Julian looked to Lily. Her face was a blank mask of shock. How much of all this had she understood?


“Are you well?” he asked his wife, touching her arm.


“I’m not certain.”


Fair enough. At the moment, Julian wasn’t certain of much, either. He swiveled Lily to face Faraday and spoke and signed, “You owe us a great many explanations.”


Faraday nodded slowly. “You’ll have them. The two of you.” He turned to Ashworth and Morland. “As for you two, it’s none of your damn business. Morland, go home. Your ward is in labor.”


“Claudia?” The duke paled. “She’s giving birth?”


“May have done so already. When I left her, the doctor was already there. I couldn’t wait for your wife, but I sent word.”


“Amelia’s there with her,” Lily said. “She and Meredith both. They went back to Morland House straightaway.” To Faraday, she added, “They were at my house when your note arrived. That’s how I knew. I recognized your penmanship.”


“Ah.” Faraday’s eyes warmed. “So he saved the letters, did he?”


Lily nodded. “He did.”


A bittersweet smile curved his lips. “Incorrigible romantic. I expressly told him to burn them all.”


Leo had apparently disobeyed Faraday’s instructions, but to Julian’s eye the man wasn’t displeased. There was no denying it. It would seem the two had been more than mere lovers.


They’d been in love.


Lily took a step toward Faraday. “Mr. Faraday …” She sniffed. “May I hug you?”


Faraday blinked with surprise. His red-rimmed gaze slid sideways, and he gave a slight nod. “I’d welcome that.”


Lily moved forward and embraced the man, wrapping her arms about his shoulders and resting her cheek to his lapel. “I’m so sorry,” she said, starting to cry. “So terribly sorry. I miss him, too.”


“There, there,” Faraday murmured, patting her on the back. “Aren’t you a dear soul? And very much your brother’s sister, so much is clear.”


The two huddled together, drawing consolation from their shared grief. Julian felt a stab of ridiculous jealousy, but he forced it away. Far be it from him to deny Lily comfort from any source.


He would have his turn to hold her later. All night long. And for the lifetime after that.


Bloody hell. Belief hovered nearby, and his mind stretched to grasp it. Was it truly over?


“Go on,” Julian told Morland and Ashworth. “Go see to Lady Claudia and your wives. We’ll meet again soon.” As his friends started to leave, he impulsively added, “Oh, and thank …”


Both men halted mid-stride, turned, and stared at Julian as if he’d grown a third eye in the center of his brow.

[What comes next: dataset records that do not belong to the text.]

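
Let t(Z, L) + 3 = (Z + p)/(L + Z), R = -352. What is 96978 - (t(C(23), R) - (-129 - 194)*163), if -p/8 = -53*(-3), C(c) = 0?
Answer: 1950449/44 ≈ 44328.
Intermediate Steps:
p = -1272 (p = -(-424)*(-3) = -8*159 = -1272)
t(Z, L) = -3 + (-1272 + Z)/(L + Z) (t(Z, L) = -3 + (Z - 1272)/(L + Z) = -3 + (-1272 + Z)/(L + Z))
96978 - (t(C(23), R) - (-129 - 194)*163) = 96978 - ((-1272 - 3*(-352) - 2*0)/(-352 + 0) - (-129 - 194)*163) = 96978 - ((-1272 + 1056 + 0)/(-352) - (-323)*163) = 96978 - (-1/352*(-216) - 1*(-52649)) = 96978 - (27/44 + 52649) = 96978 - 1*2316583/44 = 96978 - 2316583/44 = 1950449/44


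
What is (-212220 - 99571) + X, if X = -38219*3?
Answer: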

“… you,” Julian finished self-consciously. This had been so much easier to say when they were faced in the opposite direction. But there they were, patiently listening, and it did need saying. “I, uh, just wanted to say”—he cleared his throat and made the next words almost part of the cough—“thank you. You know. For … not leaving. Earlier.”


The duke’s discomfort was plain. “Don’t go getting emotional, Bellamy. We aren’t going to hug.”